3 Une nouvelle théorie

Dans la préface autobiographique à La formation de l’homme, Thảo propose quelques pistes pour comprendre les raisons théoriques qui l’ont amené à repenser sa théorie de l’origine du langage et de la conscience. Tout d’abord, la loi de la «négation de la négation» doit s’appliquer aux formations préhistoriques. Selon cette loi, le moment culminant de chaque phase du développement est la négation du moment précédent, qui est à son tour la négation du premier. Ainsi le dernier moment est la négation de la négation qui est contenue dans le deuxième moment. La médiation, en tant qu’unité de la négation (deuxième moment) et de la négation de la négation (troisième moment), est la loi du devenir, du passage dialectique d’un moment à un autre, supérieur, par la reprise de certains aspects des moments précédents. Il est intéressant de noter que Thảo applique à la préhistoire un principe qui l’historicise, en ce sens qu’il fait du devenir un processus dialectique dans lequel aucun moment n’est perdu. Cela explique la formulation paradoxale qu’il utilise : «formations historiques préhistoriques».

Selon Thảo, cette prise de conscience du rôle de la «médiation» n’était pas encore arrivée à maturité lors de la préparation des RLC (Thảo 1991 : 4). En termes philosophiques, comme il l’écrit dans la Préface, les RLC n’auraient rien fait d’autre que de s’opposer frontalement à la phénoménologie husserlienne sans sauvegarder et développer de manière adéquate certaines de ses contributions positives. Pour cette raison, les RLC n’ont pas présenté l’homme comme sujet de l’histoire et ont en fait affaibli la ligne de démarcation entre humanité et animalité. Par conséquent, il avait réuni sous le terme de «langage» deux formations sémiotiques différentes : la gesticulation des préhominidés et le langage proprement dit. Il en résultait une théorie mécaniste, formelle et combinatoire du développement des signes primitifs, pour laquelle trois éléments de base (C «ceci», M «mouvement» et F «forme du mouvement») subissent une extension purement quantitative dans toutes leurs configurations possibles6.

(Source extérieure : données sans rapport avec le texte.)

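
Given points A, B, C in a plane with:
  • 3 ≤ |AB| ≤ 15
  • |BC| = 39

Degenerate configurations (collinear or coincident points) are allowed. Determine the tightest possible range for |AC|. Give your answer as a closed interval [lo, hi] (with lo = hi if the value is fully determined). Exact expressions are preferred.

|AB| ∈ [3, 15]
|BC| ∈ {39}
|AC| ∈ [24, 54]

|AC| ∈ [24, 54]  (≈ [24.0000, 54.0000])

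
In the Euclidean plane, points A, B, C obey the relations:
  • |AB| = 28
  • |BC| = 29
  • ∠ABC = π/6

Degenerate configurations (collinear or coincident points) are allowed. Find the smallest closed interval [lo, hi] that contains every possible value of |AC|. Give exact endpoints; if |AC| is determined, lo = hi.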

Comme il l’écrit encore dans la lettre à Sève du 2 août 1981, dans l’article de 1983 (« Le mouvement de l’indication come constitution de la certitude sensible II »), Thảo veut donner un caractère concret et historique − et phylogénétique – à la dialectique hégélienne de la conscience en suivant le modèle déjà utilisé par Marx dans sa description du développement de la marchandise dans le Capital. Il s’agit d’encadrer le développement de la conscience et du langage dans l’ordre explicatif de la transition qualitative vers un stade supérieur. Les communications orales que Thảo avait faites à l’Institut de philosophie de Moscou et à celui de Berlin en 1982 étaient consacrées à la question de l’application de ce principe à la question de l’origine de l’humanité. Ainsi, dans l’article portant sur la dialectique dans le Capital, Thảo décrit la dialectique entre mesure et disproportion, discussion déjà menée chez Hegel, Marx et Lénine (voir Thảo 1984 : 80-81). L’accumulation progressive de changements quantitatifs (mesure) produit une transition dialectique (disproportion) vers un nouveau stade qualitativement différent du précédent.

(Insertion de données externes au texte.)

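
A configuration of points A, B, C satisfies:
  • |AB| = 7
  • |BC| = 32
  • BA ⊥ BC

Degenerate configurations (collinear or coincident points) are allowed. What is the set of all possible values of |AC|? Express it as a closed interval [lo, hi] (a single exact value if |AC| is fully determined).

|AB| ∈ {7}
|BC| ∈ {32}
|AC| ∈ {√(1073)}

|AC| = √(1073)  (≈ 32.7567)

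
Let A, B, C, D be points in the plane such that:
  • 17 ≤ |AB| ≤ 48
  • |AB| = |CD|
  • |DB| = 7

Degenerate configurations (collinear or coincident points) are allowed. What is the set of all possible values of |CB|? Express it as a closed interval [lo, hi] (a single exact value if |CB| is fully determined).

|CB| ∈ [10, 55]  (≈ [10.0000, 55.0000])

|AB| ∈ [17, 48]
|BD| ∈ {7}
|CD| ∈ [17, 48]
|AD| ∈ [10, 55]
|BC| ∈ [10, 55]
|AC| ∈ [0, 103]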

Cette thèse est également reprise dans l’article de 1985 sur le geste de l’indication. La posture semi-bipède et la bipédie complète sont deux transitions qualitatives qui marquent la transition de l’animal à l’homme. Entre ces deux moments, il y a eu de petites modifications quantitatives telles que le développement de la production lithique, la chasse collective, l’apparition du geste de l’indication et les mouvements fins de la main de plus en plus sophistiqués (voir Thảo 1985 : 20-22). De même, Thảo affirme maintenant que la conscience, ou vie psychique, découle de la répétition millénaire d’opérations manuelles et pratiques de plus en plus complexes. Celles-ci produisent un surplus d’énergie nerveuse qui, accumulé au cours de l’évolution, est enfin capable de donner lieu à une transition qualitative vers un nouveau stade de développement cognitif (voir Thảo 1991 : 21).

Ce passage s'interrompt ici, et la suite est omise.